Some, like Carleton College in Northfield, Minn., or Hobart and William Smith Colleges in Geneva, N.Y., are strongly encouraging upperclassmen to find noncollege-owned housing off campus.

Lehigh University in Bethlehem, Pa., is responding to 224 additional first-year students by allowing some freshmen to live in Lehigh-owned apartment buildings usually saved for older students.

Yale University is compensating for a slightly increased freshman class by restricting all transfer students to January arrival, rather than having them start at Yale in September.

Other colleges are simply planning to house extra students temporarily in campus study rooms or nearby hotels until they find adequate space.

According to Linda M. Kreamer, director of admissions at the University of Vermont, many housing crunches work themselves out in a few weeks. Typically, a number of students choose to move off campus or decide to drop out of college altogether within the first weeks of the fall semester. Some who have enrolled simply never arrive. Since these ``no-shows'' rarely inform a school of their final decision not to attend, it often takes about a month to discover all of the empty beds.

Most colleges planning to place students in tighter housing arrangements this fall are wary of angering incoming freshmen and their tuition-paying parents with cramped quarters. The University of New Hampshire in Durham will be housing some first-year students in ``built-up doubles'' but plans to reduce rent accordingly.

``In the past, students have all been able to adjust successfully to that situation,'' says Stanwood C. Fish, University of New Hampshire's dean of admissions. ``Often they don't want to be separated later on [when more spacious housing becomes available].''

While solutions to the immediate housing dilemma are plentiful and varied, no one seems able to account for the cause of the problem: the sudden jump in freshman enrollment across the country.

In recent years, college admissions officials have been focusing their efforts on stepped-up marketing in response to a declining national pool of 18-year-olds.

While schools received record numbers of applications this spring, most members of the admissions community attributed it to a growing sophistication of high school seniors, who - despite $30 to $50 application fees - now often apply to 10 or 20 colleges. Based on the demographic predictions of fewer 18-year-olds, most schools were ready for a decrease in enrollment that would send them to their waiting lists in May.

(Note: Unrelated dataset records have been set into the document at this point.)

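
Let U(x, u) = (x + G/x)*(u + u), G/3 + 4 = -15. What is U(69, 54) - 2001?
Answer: 123321/23 ≈ 5361.8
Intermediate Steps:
G = -57 (G = -12 + 3*(-15) = -12 - 45 = -57)
U(x, u) = 2*u*(x - 57/x) (U(x, u) = (x - 57/x)*(u + u) = (x - 57/x)*(2*u) = 2*u*(x - 57/x))
U(69, 54) - 2001 = 2*54*(-57 + 69**2)/69 - 2001 = 2*54*(1/69)*(-57 + 4761) - 2001 = 2*54*(1/69)*4704 - 2001 = 169344/23 - 2001 = 123321/23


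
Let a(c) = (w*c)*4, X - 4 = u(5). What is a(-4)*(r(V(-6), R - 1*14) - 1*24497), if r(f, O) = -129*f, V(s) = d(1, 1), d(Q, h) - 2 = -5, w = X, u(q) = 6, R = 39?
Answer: 3857600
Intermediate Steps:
X = 10 (X = 4 + 6 = 10)
w = 10
d(Q, h) = -3 (d(Q, h) = 2 - 5 = -3)
V(s) = -3
a(c) = 40*c (a(c) = (10*c)*4 = 40*c)
a(-4)*(r(V(-6), R - 1*14) - 1*24497) = (40*(-4))*(-129*(-3) - 1*24497) = -160*(387 - 24497) = -160*(-24110) = 3857600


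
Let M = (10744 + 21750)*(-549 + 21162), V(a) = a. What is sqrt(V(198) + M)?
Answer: 2*sqrt(167449755) ≈ 25880.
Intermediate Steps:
M = 669798822 (M = 32494*20613 = 669798822)
sqrt(V(198) + M) = sqrt(198 + 669798822) = sqrt(669799020) = 2*sqrt(167449755)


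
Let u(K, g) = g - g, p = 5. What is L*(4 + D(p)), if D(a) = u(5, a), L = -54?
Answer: -216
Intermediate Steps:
u(K, g) = 0
D(a) = 0
L*(4 + D(p)) = -54*(4 + 0) = -54*4 = -216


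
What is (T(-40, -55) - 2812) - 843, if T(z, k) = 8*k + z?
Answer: -4135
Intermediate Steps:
T(z, k) = z + 8*k
(T(-40, -55) - 2812) - 843 = ((-40 + 8*(-55)) - 2812) - 843 = ((-40 - 440) - 2812) - 843 = (-480 - 2812) - 843 = -3292 - 843 = -4135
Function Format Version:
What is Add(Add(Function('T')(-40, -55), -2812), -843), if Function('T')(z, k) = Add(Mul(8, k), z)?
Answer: -4135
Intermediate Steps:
Function('T')(z, k) = Add(z, Mul(8, k))
Add(Add(Function('T')(-40, -55), -2812), -843) = Add(Add(Add(-40, Mul(8, -55)), -2812), -843) = Add(Add(Add(-40, -440), -2812), -843) = Add(Add(-480, -2812), -843) = Add(-3292, -843) = -4135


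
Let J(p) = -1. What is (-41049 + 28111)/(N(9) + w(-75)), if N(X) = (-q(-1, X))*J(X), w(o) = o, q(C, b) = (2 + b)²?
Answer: -6469/23 ≈ -281.26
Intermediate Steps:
N(X) = (2 + X)² (N(X) = -(2 + X)²*(-1) = (2 + X)²)
(-41049 + 28111)/(N(9) + w(-75)) = (-41049 + 28111)/((2 + 9)² - 75) = -12938/(11² - 75) = -12938/(121 - 75) = -12938/46 = -12938*1/46 = -6469/23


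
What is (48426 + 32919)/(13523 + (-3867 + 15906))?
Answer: 81345/25562 ≈ 3.1823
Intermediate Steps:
(48426 + 32919)/(13523 + (-3867 + 15906)) = 81345/(13523 + 12039) = 81345/25562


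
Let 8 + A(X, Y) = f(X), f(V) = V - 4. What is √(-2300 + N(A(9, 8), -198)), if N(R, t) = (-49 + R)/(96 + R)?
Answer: 8*I*√310899/93 ≈ 47.964*I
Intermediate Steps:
f(V) = -4 + V
A(X, Y) = -12 + X (A(X, Y) = -8 + (-4 + X) = -12 + X)
N(R, t) = (-49 + R)/(96 + R)
√(-2300 + N(A(9, 8), -198)) = √(-2300 + (-49 + (-12 + 9))/(96 + (-12 + 9))) = √(-2300 + (-49 - 3)/(96 - 3)) = √(-2300 - 52/93) = √(-213952/93) = 8*I*√310899/93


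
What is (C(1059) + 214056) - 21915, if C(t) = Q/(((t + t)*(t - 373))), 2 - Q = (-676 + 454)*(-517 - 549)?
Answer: 139585322509/726474 ≈ 1.9214e+5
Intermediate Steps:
Q = -236650 (Q = 2 - (-676 + 454)*(-517 - 549) = 2 - (-222)*(-1066) = 2 - 1*236652 = 2 - 236652 = -236650)
C(t) = -118325/(t*(-373 + t)) (C(t) = -236650*1/((t - 373)*(t + t)) = -236650*1/(2*t*(-373 + t)) = -118325/(t*(-373 + t)))
(C(1059) + 214056) - 21915 = (-118325/(1059*(-373 + 1059)) + 214056) - 21915 = (-118325*1/1059/686 + 214056) - 21915 = (-118325*1/1059*1/686 + 214056) - 21915 = (-118325/726474 + 214056) - 21915 = 155506000219/726474 - 21915 = 139585322509/726474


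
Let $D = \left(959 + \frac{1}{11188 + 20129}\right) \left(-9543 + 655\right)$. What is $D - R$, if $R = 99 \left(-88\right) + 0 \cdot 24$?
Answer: $- \frac{24241864168}{2847} \approx -8.5149 \cdot 10^{6}$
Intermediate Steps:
$R = -8712$ ($R = -8712 + 0 = -8712$)
$D = - \frac{24266667232}{2847}$ ($D = \left(959 + \frac{1}{31317}\right) \left(-8888\right) = \frac{30033004}{31317} \left(-8888\right) = - \frac{24266667232}{2847} \approx -8.5236 \cdot 10^{6}$)
$D - R = - \frac{24266667232}{2847} - -8712 = - \frac{24266667232}{2847} + 8712 = - \frac{24241864168}{2847}$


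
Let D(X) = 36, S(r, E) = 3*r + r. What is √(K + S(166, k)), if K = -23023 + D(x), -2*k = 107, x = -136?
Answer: I*√22323 ≈ 149.41*I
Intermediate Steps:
k = -107/2 (k = -½*107 = -107/2 ≈ -53.500)
S(r, E) = 4*r
K = -22987 (K = -23023 + 36 = -22987)
√(K + S(166, k)) = √(-22987 + 4*166) = √(-22987 + 664) = √(-22323) = I*√22323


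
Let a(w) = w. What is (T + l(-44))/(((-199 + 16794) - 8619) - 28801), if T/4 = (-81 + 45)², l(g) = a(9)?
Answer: -5193/20825 ≈ -0.24936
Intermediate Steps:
l(g) = 9
T = 5184 (T = 4*(-81 + 45)² = 4*(-36)² = 4*1296 = 5184)
(T + l(-44))/(((-199 + 16794) - 8619) - 28801) = (5184 + 9)/(((-199 + 16794) - 8619) - 28801) = 5193/((16595 - 8619) - 28801) = 5193/(7976 - 28801) = 5193/(-20825) = 5193*(-1/20825) = -5193/20825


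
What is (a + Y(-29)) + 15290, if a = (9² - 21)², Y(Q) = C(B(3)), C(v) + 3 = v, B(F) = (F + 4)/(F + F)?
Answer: 113329/6 ≈ 18888.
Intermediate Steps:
B(F) = (4 + F)/(2*F) (B(F) = (4 + F)/((2*F)) = (4 + F)*(1/(2*F)) = (4 + F)/(2*F))
C(v) = -3 + v
Y(Q) = -11/6 (Y(Q) = -3 + (½)*(4 + 3)/3 = -3 + (½)*(⅓)*7 = -3 + 7/6 = -11/6)
a = 3600 (a = (81 - 21)² = 60² = 3600)
(a + Y(-29)) + 15290 = (3600 - 11/6) + 15290 = 21589/6 + 15290 = 113329/6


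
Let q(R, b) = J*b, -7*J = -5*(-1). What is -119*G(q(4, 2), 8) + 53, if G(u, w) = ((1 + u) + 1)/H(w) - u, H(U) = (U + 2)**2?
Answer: -2942/25 ≈ -117.68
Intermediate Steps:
H(U) = (2 + U)**2
J = -5/7 (J = -(-5)*(-1)/7 = -1/7*5 = -5/7 ≈ -0.71429)
q(R, b) = -5*b/7
G(u, w) = -u + (2 + u)/(2 + w)**2 (G(u, w) = ((1 + u) + 1)/((2 + w)**2) - u = (2 + u)/(2 + w)**2 - u = -u + (2 + u)/(2 + w)**2)
-119*G(q(4, 2), 8) + 53 = -119*(2 - 5/7*2 - (-5/7*2)*(2 + 8)**2)/(2 + 8)**2 + 53 = -119*(2 - 10/7 - 1*(-10/7)*10**2)/10**2 + 53 = -119*(2 - 10/7 - 1*(-10/7)*100)/100 + 53 = -119*(2 - 10/7 + 1000/7)/100 + 53 = -119*1004/(100*7) + 53 = -119*251/175 + 53 = -4267/25 + 53 = -2942/25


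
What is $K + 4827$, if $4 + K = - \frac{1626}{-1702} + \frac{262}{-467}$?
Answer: $\frac{1916898900}{397417} \approx 4823.4$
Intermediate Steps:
$K = - \frac{1432959}{397417}$ ($K = -4 + \left(- \frac{1626}{-1702} + \frac{262}{-467}\right) = -4 + \left(\left(-1626\right) \left(- \frac{1}{1702}\right) + 262 \left(- \frac{1}{467}\right)\right) = -4 + \left(\frac{813}{851} - \frac{262}{467}\right) = -4 + \frac{156709}{397417} = - \frac{1432959}{397417} \approx -3.6057$)
$K + 4827 = - \frac{1432959}{397417} + 4827 = \frac{1916898900}{397417}$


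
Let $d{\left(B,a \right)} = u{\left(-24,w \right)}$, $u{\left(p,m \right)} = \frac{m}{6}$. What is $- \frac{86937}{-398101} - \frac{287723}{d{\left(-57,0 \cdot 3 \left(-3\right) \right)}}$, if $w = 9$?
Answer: $- \frac{229085367235}{1194303} \approx -1.9182 \cdot 10^{5}$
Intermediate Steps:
$u{\left(p,m \right)} = \frac{m}{6}$ ($u{\left(p,m \right)} = m \frac{1}{6} = \frac{m}{6}$)
$d{\left(B,a \right)} = \frac{3}{2}$ ($d{\left(B,a \right)} = \frac{1}{6} \cdot 9 = \frac{3}{2}$)
$- \frac{86937}{-398101} - \frac{287723}{d{\left(-57,0 \cdot 3 \left(-3\right) \right)}} = - \frac{86937}{-398101} - \frac{287723}{\frac{3}{2}} = \left(-86937\right) \left(- \frac{1}{398101}\right) - \frac{575446}{3} = \frac{86937}{398101} - \frac{575446}{3} = - \frac{229085367235}{1194303}$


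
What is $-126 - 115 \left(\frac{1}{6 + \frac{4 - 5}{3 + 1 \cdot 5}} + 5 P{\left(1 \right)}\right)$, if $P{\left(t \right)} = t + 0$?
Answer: $- \frac{33867}{47} \approx -720.57$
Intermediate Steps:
$P{\left(t \right)} = t$
$-126 - 115 \left(\frac{1}{6 + \frac{4 - 5}{3 + 1 \cdot 5}} + 5 P{\left(1 \right)}\right) = -126 - 115 \left(\frac{1}{6 + \frac{4 - 5}{3 + 1 \cdot 5}} + 5 \cdot 1\right) = -126 - 115 \left(\frac{1}{6 - \frac{1}{3 + 5}} + 5\right) = -126 - 115 \left(\frac{1}{6 - \frac{1}{8}} + 5\right) = -126 - 115 \left(\frac{1}{\frac{47}{8}} + 5\right) = -126 - 115 \left(\frac{8}{47} + 5\right) = -126 - \frac{27945}{47} = - \frac{33867}{47}$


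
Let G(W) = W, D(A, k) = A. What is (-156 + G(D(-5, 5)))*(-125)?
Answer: 20125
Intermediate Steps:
(-156 + G(D(-5, 5)))*(-125) = (-156 - 5)*(-125) = -161*(-125) = 20125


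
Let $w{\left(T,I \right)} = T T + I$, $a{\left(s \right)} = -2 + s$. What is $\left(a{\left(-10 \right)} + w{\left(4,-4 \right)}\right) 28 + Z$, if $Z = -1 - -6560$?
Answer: $6559$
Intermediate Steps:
$Z = 6559$ ($Z = -1 + 6560 = 6559$)
$w{\left(T,I \right)} = I + T^{2}$ ($w{\left(T,I \right)} = T^{2} + I = I + T^{2}$)
$\left(a{\left(-10 \right)} + w{\left(4,-4 \right)}\right) 28 + Z = \left(\left(-2 - 10\right) - \left(4 - 4^{2}\right)\right) 28 + 6559 = \left(-12 + \left(-4 + 16\right)\right) 28 + 6559 = \left(-12 + 12\right) 28 + 6559 = 0 \cdot 28 + 6559 = 0 + 6559 = 6559$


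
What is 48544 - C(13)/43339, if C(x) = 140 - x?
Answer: 2103848289/43339 ≈ 48544.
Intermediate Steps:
48544 - C(13)/43339 = 48544 - (140 - 1*13)/43339 = 48544 - (140 - 13)/43339 = 48544 - 127/43339 = 2103848289/43339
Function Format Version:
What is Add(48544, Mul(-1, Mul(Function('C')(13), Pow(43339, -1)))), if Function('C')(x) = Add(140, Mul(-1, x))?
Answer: Rational(2103848289, 43339) ≈ 48544.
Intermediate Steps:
Add(48544, Mul(-1, Mul(Function('C')(13), Pow(43339, -1)))) = Add(48544, Mul(-1, Mul(Add(140, Mul(-1, 13)), Pow(43339, -1)))) = Add(48544, Mul(-1, Mul(Add(140, -13), Rational(1, 43339)))) = Add(48544, Mul(-1, Mul(127, Rational(1, 43339)))) = Add(48544, Mul(-1, Rational(127, 43339))) = Add(48544, Rational(-127, 43339)) = Rational(2103848289, 43339)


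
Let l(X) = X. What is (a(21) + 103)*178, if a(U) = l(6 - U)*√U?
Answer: 18334 - 2670*√21 ≈ 6098.5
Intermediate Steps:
a(U) = √U*(6 - U) (a(U) = (6 - U)*√U = √U*(6 - U))
(a(21) + 103)*178 = (√21*(6 - 1*21) + 103)*178 = (√21*(6 - 21) + 103)*178 = (√21*(-15) + 103)*178 = (-15*√21 + 103)*178 = (103 - 15*√21)*178 = 18334 - 2670*√21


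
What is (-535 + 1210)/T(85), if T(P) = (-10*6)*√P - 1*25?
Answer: 135/2443 - 324*√85/2443 ≈ -1.1675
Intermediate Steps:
T(P) = -25 - 60*√P (T(P) = -60*√P - 25 = -25 - 60*√P)
(-535 + 1210)/T(85) = (-535 + 1210)/(-25 - 60*√85) = 675/(-25 - 60*√85)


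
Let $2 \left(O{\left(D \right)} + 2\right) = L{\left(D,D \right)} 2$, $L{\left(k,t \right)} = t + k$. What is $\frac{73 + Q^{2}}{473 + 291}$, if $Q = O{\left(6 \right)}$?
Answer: $\frac{173}{764} \approx 0.22644$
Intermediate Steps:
$L{\left(k,t \right)} = k + t$
$O{\left(D \right)} = -2 + 2 D$ ($O{\left(D \right)} = -2 + \frac{\left(D + D\right) 2}{2} = -2 + \frac{2 D 2}{2} = -2 + \frac{4 D}{2} = -2 + 2 D$)
$Q = 10$ ($Q = -2 + 2 \cdot 6 = -2 + 12 = 10$)
$\frac{73 + Q^{2}}{473 + 291} = \frac{73 + 10^{2}}{473 + 291} = \frac{73 + 100}{764} = 173 \cdot \frac{1}{764} = \frac{173}{764}$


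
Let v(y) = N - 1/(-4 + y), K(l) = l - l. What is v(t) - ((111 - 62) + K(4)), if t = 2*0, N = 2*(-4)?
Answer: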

Some have suggested that increased enrollment is a result of high school seniors who buy time for decisionmaking by reserving space at more than one college with hefty $200 deposits. But many schools have been sharing enrollment information for years, specifically to track down and end such ``double depositing.'' And those who compare notes, says Ms. Kreamer, don't usually find much overlap.

Others speculate that the promise of a liberal-arts education at a four-year college or university is drawing students away from two-year colleges and technical schools. But members of the admissions community say that enrollment is increasing at vocational schools, although it's still too early to support that theory with actual enrollment figures.

While some admissions officials say that schools somewhere must be paying a price for the sudden popularity of other colleges, no one seems able to pinpoint the losers. Many suspect that schools which are suffering smaller enrollments are not making their problem known. According to Mr. Fish, ``if the word goes out that your product is being discounted or discredited, the effects will be multiplied.''

The most common explanation for the flood of incoming freshmen is simply that more high school graduates are attending college. But admissions officials hasten to add that it's still too early to know.